Let $\{e_i\}$ be a basis of a $\mathbb{C}$-linear space $E$ and $h$ a Hermitian metric on $E$. Denote by $H=\{h_{ij}\}$ the matrix of $h$ for $\{e_i\}$, that is $$h_{ij}=h(e_i,e_j).$$ Let now $g\in GL(E)$ be a complex automorphism and consider the new basis $\{e'_i\}=\{ge_i\}$. Denote by $H'=\{h'_{ij}\}$ the corresponding matrix.
What is the relation between $H$ and $H'$?
On
I will assume that $h$ is an inner product. Put an inner product $(\cdot, \cdot)$ on $E$ such that $\{e_1, \dots, e_n\}$ is an orthonormal basis, i.e., $(e_i, e_j) = \delta_{ij}$. Let $H \colon E \to E$ be the linear transformation represented by the matrix $H$. We have by assumption that $$h(e_i, e_j) = H_{ij} = (H^T)_{ji} = (H^Te_i, e_j).$$ By linearity, this identity extends to $h(u, v) = (H^Tu, v)$ for all $u, v \in E$. Thus $$(H')_{ij} = h(ge_i, ge_j) = (H^Tge_i, ge_j) = (g^*H^Tge_i, e_j) = (g^*H^Tg)_{ji},$$ where $g^*$ denotes the adjoint of $g$. Thus $H' = (g^*H^Tg)^T = g^TH(g^{*})^T = g^TH\overline{g}$, where $\overline{g}$ denotes the complex conjugate of the matrix representation of $g$.

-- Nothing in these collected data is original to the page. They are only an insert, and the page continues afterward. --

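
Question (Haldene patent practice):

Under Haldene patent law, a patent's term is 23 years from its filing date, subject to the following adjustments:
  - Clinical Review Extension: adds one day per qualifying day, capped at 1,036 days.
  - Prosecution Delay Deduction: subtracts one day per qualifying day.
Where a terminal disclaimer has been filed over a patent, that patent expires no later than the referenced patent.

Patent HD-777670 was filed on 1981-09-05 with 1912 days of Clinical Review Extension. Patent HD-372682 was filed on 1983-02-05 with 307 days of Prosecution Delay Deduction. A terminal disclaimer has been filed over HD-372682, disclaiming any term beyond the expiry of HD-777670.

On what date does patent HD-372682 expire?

2005-04-04

Natural term of HD-372682:
  Base: filing + 23 years → 5 February 2006.
  Prosecution Delay Deduction: −307 days → 4 April 2005.
Expiry of referenced patent HD-777670:
  Base: filing + 23 years → 5 September 2004.
  Clinical Review Extension: 1912 days claimed exceeds the 1036-day cap, so +1036 days → 8 July 2007.
Terminal disclaimer: HD-372682 expires on the earlier of 4 April 2005 and 8 July 2007.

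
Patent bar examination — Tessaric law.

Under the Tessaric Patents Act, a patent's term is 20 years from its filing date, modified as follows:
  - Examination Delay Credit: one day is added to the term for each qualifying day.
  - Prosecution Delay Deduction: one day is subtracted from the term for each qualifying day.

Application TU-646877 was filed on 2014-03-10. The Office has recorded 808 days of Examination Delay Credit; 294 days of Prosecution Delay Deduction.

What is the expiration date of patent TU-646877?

August 6, 2035

Base term: filing date + 20 years → 10 March 2034.
Examination Delay Credit: +808 days → 26 May 2036.
Prosecution Delay Deduction: −294 days → 6 August 2035.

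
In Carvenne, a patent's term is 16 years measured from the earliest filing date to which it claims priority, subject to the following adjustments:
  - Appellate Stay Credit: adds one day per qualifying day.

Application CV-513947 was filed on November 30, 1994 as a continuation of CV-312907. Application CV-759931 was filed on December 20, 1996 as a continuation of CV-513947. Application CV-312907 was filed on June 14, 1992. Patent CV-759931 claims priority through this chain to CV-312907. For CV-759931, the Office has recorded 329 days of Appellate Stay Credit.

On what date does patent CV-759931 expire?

2009-05-09

Earliest priority filing: 14 June 1992.
Base term: 14 June 1992 + 16 years → 14 June 2008.
Appellate Stay Credit: +329 days → 9 May 2009.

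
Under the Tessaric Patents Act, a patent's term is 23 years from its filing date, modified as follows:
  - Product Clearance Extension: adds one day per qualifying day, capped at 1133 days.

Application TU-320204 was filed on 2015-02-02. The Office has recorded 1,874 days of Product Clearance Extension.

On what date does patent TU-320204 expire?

Base term: filing date + 23 years → 2 February 2038.
Product Clearance Extension: 1874 days claimed exceeds the 1133-day cap, so +1133 days → 11 March 2041.

March 11, 2041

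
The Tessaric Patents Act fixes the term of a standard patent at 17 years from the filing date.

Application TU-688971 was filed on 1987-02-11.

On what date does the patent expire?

Filing date + 17 years → 11 February 2004.

2004-02-11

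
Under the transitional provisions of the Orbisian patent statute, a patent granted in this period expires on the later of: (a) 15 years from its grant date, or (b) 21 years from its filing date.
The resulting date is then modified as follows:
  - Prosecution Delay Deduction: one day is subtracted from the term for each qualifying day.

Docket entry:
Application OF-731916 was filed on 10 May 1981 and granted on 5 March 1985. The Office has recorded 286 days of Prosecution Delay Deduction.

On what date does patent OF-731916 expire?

July 28, 2001

(a) grant + 15 years → 5 March 2000.
(b) filing + 21 years → 10 May 2002.
Later of the two: 10 May 2002.
Prosecution Delay Deduction: −286 days → 28 July 2001.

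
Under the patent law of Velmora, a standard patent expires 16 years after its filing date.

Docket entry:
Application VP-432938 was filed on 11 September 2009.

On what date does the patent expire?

2025-09-11

Filing date + 16 years → 11 September 2025.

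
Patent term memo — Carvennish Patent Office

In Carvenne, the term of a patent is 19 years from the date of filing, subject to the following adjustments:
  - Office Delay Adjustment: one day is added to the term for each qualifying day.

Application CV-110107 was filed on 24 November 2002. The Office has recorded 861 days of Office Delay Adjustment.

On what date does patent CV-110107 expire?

2024-04-03

Base term: filing date + 19 years → 24 November 2021.
Office Delay Adjustment: +861 days → 3 April 2024.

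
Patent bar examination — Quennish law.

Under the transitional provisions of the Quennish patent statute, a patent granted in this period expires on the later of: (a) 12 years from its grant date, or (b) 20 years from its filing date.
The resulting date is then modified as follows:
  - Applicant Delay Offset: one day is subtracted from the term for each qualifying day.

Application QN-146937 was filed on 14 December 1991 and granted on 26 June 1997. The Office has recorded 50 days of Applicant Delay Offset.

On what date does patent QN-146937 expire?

(a) grant + 12 years → 26 June 2009.
(b) filing + 20 years → 14 December 2011.
Later of the two: 14 December 2011.
Applicant Delay Offset: −50 days → 25 October 2011.

October 25, 2011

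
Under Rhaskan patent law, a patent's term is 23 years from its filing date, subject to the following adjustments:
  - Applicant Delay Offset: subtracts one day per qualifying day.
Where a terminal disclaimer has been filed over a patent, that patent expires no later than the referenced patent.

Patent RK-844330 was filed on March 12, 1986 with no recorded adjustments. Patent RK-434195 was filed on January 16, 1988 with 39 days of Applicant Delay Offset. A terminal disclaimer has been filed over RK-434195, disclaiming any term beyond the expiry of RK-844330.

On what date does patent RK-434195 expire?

2009-03-12

Natural term of RK-434195:
  Base: filing + 23 years → 16 January 2011.
  Applicant Delay Offset: −39 days → 8 December 2010.
Expiry of referenced patent RK-844330:
  Base: filing + 23 years → 12 March 2009.
Terminal disclaimer: RK-434195 expires on the earlier of 8 December 2010 and 12 March 2009.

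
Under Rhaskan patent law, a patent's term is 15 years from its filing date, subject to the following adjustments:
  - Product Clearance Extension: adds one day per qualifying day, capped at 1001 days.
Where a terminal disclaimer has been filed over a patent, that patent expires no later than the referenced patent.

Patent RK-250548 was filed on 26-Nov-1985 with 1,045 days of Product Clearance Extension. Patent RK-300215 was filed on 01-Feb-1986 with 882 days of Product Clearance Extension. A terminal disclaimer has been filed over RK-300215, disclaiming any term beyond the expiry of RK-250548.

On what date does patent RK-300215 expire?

Natural term of RK-300215:
  Base: filing + 15 years → 1 February 2001.
  Product Clearance Extension: 882 days (within the 1001-day cap) → +882 days → 3 July 2003.
Expiry of referenced patent RK-250548:
  Base: filing + 15 years → 26 November 2000.
  Product Clearance Extension: 1045 days claimed exceeds the 1001-day cap, so +1001 days → 24 August 2003.
Terminal disclaimer: RK-300215 expires on the earlier of 3 July 2003 and 24 August 2003.

July 3, 2003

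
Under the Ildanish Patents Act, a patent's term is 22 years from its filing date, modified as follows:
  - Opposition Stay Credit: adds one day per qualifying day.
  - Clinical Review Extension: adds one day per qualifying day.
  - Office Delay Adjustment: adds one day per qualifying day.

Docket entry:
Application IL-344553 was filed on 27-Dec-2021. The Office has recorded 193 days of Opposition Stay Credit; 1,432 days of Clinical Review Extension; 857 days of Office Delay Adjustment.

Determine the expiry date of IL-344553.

2050-10-13

Base term: filing date + 22 years → 27 December 2043.
Opposition Stay Credit: +193 days → 7 July 2044.
Clinical Review Extension: +1432 days → 8 June 2048.
Office Delay Adjustment: +857 days → 13 October 2050.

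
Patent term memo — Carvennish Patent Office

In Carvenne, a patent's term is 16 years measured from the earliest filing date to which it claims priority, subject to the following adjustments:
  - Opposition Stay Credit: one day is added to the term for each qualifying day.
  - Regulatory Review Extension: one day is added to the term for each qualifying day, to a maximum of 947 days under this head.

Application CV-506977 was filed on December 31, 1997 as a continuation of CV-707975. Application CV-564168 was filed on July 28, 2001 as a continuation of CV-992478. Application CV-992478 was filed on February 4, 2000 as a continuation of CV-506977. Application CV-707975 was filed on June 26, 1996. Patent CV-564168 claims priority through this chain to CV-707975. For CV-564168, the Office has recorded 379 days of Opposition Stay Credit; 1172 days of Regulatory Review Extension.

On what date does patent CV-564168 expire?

2016-02-12

Earliest priority filing: 26 June 1996.
Base term: 26 June 1996 + 16 years → 26 June 2012.
Opposition Stay Credit: +379 days → 10 July 2013.
Regulatory Review Extension: 1172 days claimed exceeds the 947-day cap, so +947 days → 12 February 2016.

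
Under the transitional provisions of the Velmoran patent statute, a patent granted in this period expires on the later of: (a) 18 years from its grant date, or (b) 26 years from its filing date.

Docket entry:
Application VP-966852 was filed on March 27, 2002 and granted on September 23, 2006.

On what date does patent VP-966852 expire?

2028-03-27

(a) grant + 18 years → 23 September 2024.
(b) filing + 26 years → 27 March 2028.
Later of the two: 27 March 2028.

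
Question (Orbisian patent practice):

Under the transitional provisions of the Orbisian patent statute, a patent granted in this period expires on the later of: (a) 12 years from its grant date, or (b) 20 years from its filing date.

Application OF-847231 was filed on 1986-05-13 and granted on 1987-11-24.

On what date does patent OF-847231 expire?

May 13, 2006

(a) grant + 12 years → 24 November 1999.
(b) filing + 20 years → 13 May 2006.
Later of the two: 13 May 2006.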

I'll assume that the Hermitian metric is conjugate-linear with respect to the first argument. First, some notation. Set $\mathcal{E} = (e_1,\dots,e_n)$ and denote by $[v]_{\mathcal{E}}$ the coordinate column vector of $v$ with respect to $\mathcal{E}$. Set also $$ [h]^{\mathcal{E}} = \left( h(e_i,e_j) \right)_{i,j} $$ which is the matrix representing $h$ with respect to the basis $\mathcal{E}$. It is the (unique) matrix satisfying $$ h(v,w) = [v]_{\mathcal{E}}^{*} \cdot [h]^{\mathcal{E}} \cdot [w]_{\mathcal{E}} $$ for all $v,w \in E$. Given a different basis $\mathcal{E}'$, the relation between $[h]^{\mathcal{E}}$ and $[h]^{\mathcal{E}'}$ is given by $$ [h]^{\mathcal{E}'} = \left( P^{\mathcal{E}'}_{\mathcal{E}} \right)^{*} \cdot [h]^{\mathcal{E}} \cdot P^{\mathcal{E}'}_{\mathcal{E}} $$ where $P^{\mathcal{E}'}_{\mathcal{E}} = \left[ \operatorname{id} \right]^{\mathcal{E}'}_{\mathcal{E}}$ is the change of basis matrix which is the unique matrix satisfying $P^{\mathcal{E}'}_{\mathcal{E}} [v]_{\mathcal{E}'} = [v]_{\mathcal{E}}$ for all $v \in E$.
In your case, the new basis $\mathcal{E}'$ is obtained by applying $g$ to each element of $\mathcal{E}$. We have $$ ge_i = e_i' \iff [g]^{\mathcal{E}}_{\mathcal{E}} = P^{\mathcal{E}'}_{\mathcal{E}}$$ so the final relation is $$ [h]^{\mathcal{E}'} = \left( [g]^{\mathcal{E}}_{\mathcal{E}} \right)^{*} \cdot [h]^{\mathcal{E}} \cdot [g]^{\mathcal{E}}_{\mathcal{E}} $$ where $[g]^{\mathcal{E}}_{\mathcal{E}}$ is the matrix representing $g$ with respect to the basis $\mathcal{E}$ (both in the domain and range).
Of course, you can just write everything in terms of coordinates and calculate to deduce the same result but this notation helps you to remember all the change of coordinates rules.